# Forum More Stuff Debate & Technical Discussion  Joys of buying and renovating in Randwick, NSW

## simond12

Hi all
I wanted to get some feedback about a situation my wife and I have found ourselves in for the past 8 months. Back in May 2010 we bought an old 1910 semi in Randwick in a Heritage area. Beautiful little quiet street in an area that is considered to be "very nice", just across from Centennial Park.
We had a tenant in there and asked them if they could vacate the premises by August/September as we wanted to start our renos and move in. Essentially because the block is long and narrow, we needed to add a second storey with just a bedroom, bathroom and WI robe. We contacted an architect who has worked with Randwick Council for nearly 20 years, and started putting together ideas. We wanted a very simple reno, and because of our close proximity to our neighbours, we were aware of their needs.
To the east side, the property we are attached to has already been renovated and have gone up one floor. To our west, the house is still an original bought back in the 1940's. 
Our plans went into Council, but not before I showed them to both our neighbours.

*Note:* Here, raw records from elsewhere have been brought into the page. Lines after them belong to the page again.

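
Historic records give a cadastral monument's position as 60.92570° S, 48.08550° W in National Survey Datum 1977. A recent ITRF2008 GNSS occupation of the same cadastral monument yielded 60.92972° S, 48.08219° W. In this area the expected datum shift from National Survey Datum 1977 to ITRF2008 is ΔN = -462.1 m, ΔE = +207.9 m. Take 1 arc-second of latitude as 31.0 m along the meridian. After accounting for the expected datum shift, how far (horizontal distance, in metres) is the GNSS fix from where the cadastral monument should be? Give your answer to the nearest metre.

31 m

Observed coordinate differences: Δφ = -0.00402°, Δλ = +0.00331°.
Converting to metres (1° lat = 111600 m, cos φ = 0.485943): observed ΔN = -448.6 m, observed ΔE = 179.5 m.
Subtracting the expected shift leaves a residual of -448.6 − (-462.1) = 13.5 m north and 179.5 − (207.9) = -28.4 m east.
Residual distance = √(13.5² + (-28.4)²) = 31.4 m.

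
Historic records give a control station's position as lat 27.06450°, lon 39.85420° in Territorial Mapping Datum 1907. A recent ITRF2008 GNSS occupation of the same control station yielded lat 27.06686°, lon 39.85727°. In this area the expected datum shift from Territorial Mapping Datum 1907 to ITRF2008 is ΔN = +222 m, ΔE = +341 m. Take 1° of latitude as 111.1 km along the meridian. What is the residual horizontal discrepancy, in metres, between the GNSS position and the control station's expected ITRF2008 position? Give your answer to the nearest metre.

55 m

Observed coordinate differences: Δφ = +0.00236°, Δλ = +0.00307°.
Converting to metres (1° lat = 111100 m, cos φ = 0.890495): observed ΔN = 262.2 m, observed ΔE = 303.7 m.
Subtracting the expected shift leaves a residual of 262.2 − (222) = 40.2 m north and 303.7 − (341) = -37.3 m east.
Residual distance = √(40.2² + (-37.3)²) = 54.8 m.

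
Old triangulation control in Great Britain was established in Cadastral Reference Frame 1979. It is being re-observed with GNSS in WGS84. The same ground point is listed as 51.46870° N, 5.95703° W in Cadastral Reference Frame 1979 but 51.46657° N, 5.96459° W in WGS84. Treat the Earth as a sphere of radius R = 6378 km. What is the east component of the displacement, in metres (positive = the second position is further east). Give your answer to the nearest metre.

Δφ = 51.46657° − 51.46870° = -0.00213°; Δλ = -5.96459° − -5.95703° = -0.00756°.
1° along a meridian = πR/180 = 111317 m.
ΔN = Δφ × 111317 = -237.1 m; ΔE = Δλ × 111317 × cos(51.46870°) = -0.00756 × 111317 × 0.622942 = -524.2 m.

ΔE = -524 m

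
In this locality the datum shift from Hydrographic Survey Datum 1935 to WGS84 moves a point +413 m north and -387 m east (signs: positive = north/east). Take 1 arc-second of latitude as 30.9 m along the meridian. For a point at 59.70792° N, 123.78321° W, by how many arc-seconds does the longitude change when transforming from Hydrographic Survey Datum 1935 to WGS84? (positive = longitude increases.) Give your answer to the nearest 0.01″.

At latitude 59.70792°, cos φ = 0.504408.
1″ of longitude at this latitude = 30.90 × cos φ = 15.5862 m, so Δλ = -387.0 / 15.5862 = -24.830″.

Δλ = -24.83″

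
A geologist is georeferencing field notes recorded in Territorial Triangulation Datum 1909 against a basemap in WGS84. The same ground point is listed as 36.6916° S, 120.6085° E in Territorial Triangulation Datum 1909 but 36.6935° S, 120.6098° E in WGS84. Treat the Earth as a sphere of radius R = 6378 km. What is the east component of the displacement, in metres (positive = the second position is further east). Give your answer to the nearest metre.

ΔE = 116 m

Δφ = -36.6935° − -36.6916° = -0.0019°; Δλ = 120.6098° − 120.6085° = +0.0013°.
1° along a meridian = πR/180 = 111317 m.
ΔN = Δφ × 111317 = -211.5 m; ΔE = Δλ × 111317 × cos(-36.6916°) = +0.0013 × 111317 × 0.801863 = 116.0 m.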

Much praise for them and lots of congratulations. Until the DA went in!!
We were contacted by Council and told us they had received 6 objections, including the same people who had sold us the house in the first place!! They happen to live 3 doors down. 
Although I kept in contact with Council over the months, I wasn't told anything. We were told that because our FSR was slightly over, it looked like we were going to a Council meeting. A week later we were told there was no need. Then for 3 months we heard nothing as the DA was still under "assessment'. We were then told a decision was going to be made by delegation, and that would occur once our Council officer returned from holidays. Unfortunately the person who was supposed to sign off on it, due to "lack of staff" forgot and by the time the officer got back they had received complaints from the neighbours. They told us they were now forced to go to a Council meeting, as a Councillor had called it up. We were told it would happen before Christmas. We were then told it would not happen before Xmas, and it would be February, either the 8th or the 22nd.  
We were told that the 8th was not the date and that the 22nd (tomorrow) would be. Well, needless to say, it's not tomorrow either. We have had to hire a Town Planner to help us fight all this, and have contacted all 15 Councillor telling them about our plight. On the Council website it shows that there is a 3 Councillor challenge, and from the 18th Feb it shows referred to Council. I have been told the Councillor who originally referred it to a meeting is now looking at withdrawing it, as we were asked to make some changes to the plan i.e. lowering the ceiling on the western side to 2.5mts and removing privacy screens from the pergola. 
We continue to wait in this saga, but please tell me this is not normal! 
Cheers
Simon

----------